If a wave function represents knowledge, what does a density matrix mean, then?

Question

I'm curious about this. I've heard of interpretations of quantum theory in which the wave function $\psi$ is taken as representing knowledge, or information (e.g. "Quantum Bayesianism"), about the physical parameters of a particle like its position and momentum, and thus things like the famous "wave function collapse" are taken as simply an update of knowledge due to new information received about the system. Moreover, with the Bayesian interpretation you can say a prior wave function before a measurement could also incorporate assumed knowledge as opposed to that actually received from the environment.

However, what I don't get is this. I also notice there's a thing called a "mixed state" or "density matrix" where you end up with a classical (i.e. not complex number-based, or norm-1 real, not norm-2 complex, probability) probability distribution among a wide panoply of wave functions, representing uncertain knowledge in what wave function it actually is, such as in the case of describing one particle of an entangled system (which has a composite wave function $\psi(x_1, x_2)$ and so the wave function $\psi_1(x_1)$ depends on specifically what value attains for $x_2$ which is unknown, and conversely), or where that a system is interacting with the macroscopic environment, or where there is uncertainty in how the system was prepared.

Yet it seems if we interpret the first wave function as knowledge, then the density matrix becomes some kind of redundant-seeming "knowledge about knowledge", which makes no sense. Does this mean the knowledge interpretation of a wave function itself is problematic, or is there some way to reconcile these two and explain why the density matrix is not redundant? It makes sense to consider it non-redundant in a "realist" interpretation where that $\psi$ is a physical wave or something like that, since then the DM straightfowardly becomes lack of knowledge about what the real physical wave is, but not where $\psi$ itself is still knowledge.
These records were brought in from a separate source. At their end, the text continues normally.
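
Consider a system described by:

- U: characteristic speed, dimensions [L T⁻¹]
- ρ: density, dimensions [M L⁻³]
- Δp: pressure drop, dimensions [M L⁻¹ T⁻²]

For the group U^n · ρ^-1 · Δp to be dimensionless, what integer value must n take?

-2

Balance the L exponent: (1)·n from U, plus −(-3) + (-1) = 2 from the rest, must sum to zero.
n + 2 = 0, so n = -2.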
So what's up with this, anyways?

Answer 1

Quoting from the abstract of

Peres, Asher. "What is a state vector?." American Journal of Physics 52.7 (1984): 644-650.

"a state vector represents a procedure for preparing or testing one or more physical systems. "

In this sense a pure state thus represents a "perfect" preparation procedure, where all information about the state is known. In this same sense a mixed state is an imperfect preparation procedure, where some information about the state is not known. This imperfect knowledge is modelled as a statistical distribution of perfect procedures.

Answer 2

A wave function tells you the probability distribution of a particle. As you say, this probability distribution may be influenced by external factors, such as the presence of other particles or uncertainty about the nature of the system.

A mixed state $\Psi$ is a probability distribution on the state space. The density matrix tells you how likely it is to be in some state. Knowledge of a mixed state is not the same as knowledge of a state; you may be confounding a mixed state with its expected value $\mathbb E[\Psi]$, which is a pure state with the property that for all measurable sets $A$, $$(\mathbb E(\Psi))(A) = \mathbb E[\mathbb P(A)]$$ where the expected value on the right is taken over the state space w.r.t. the probability measure $\Psi$.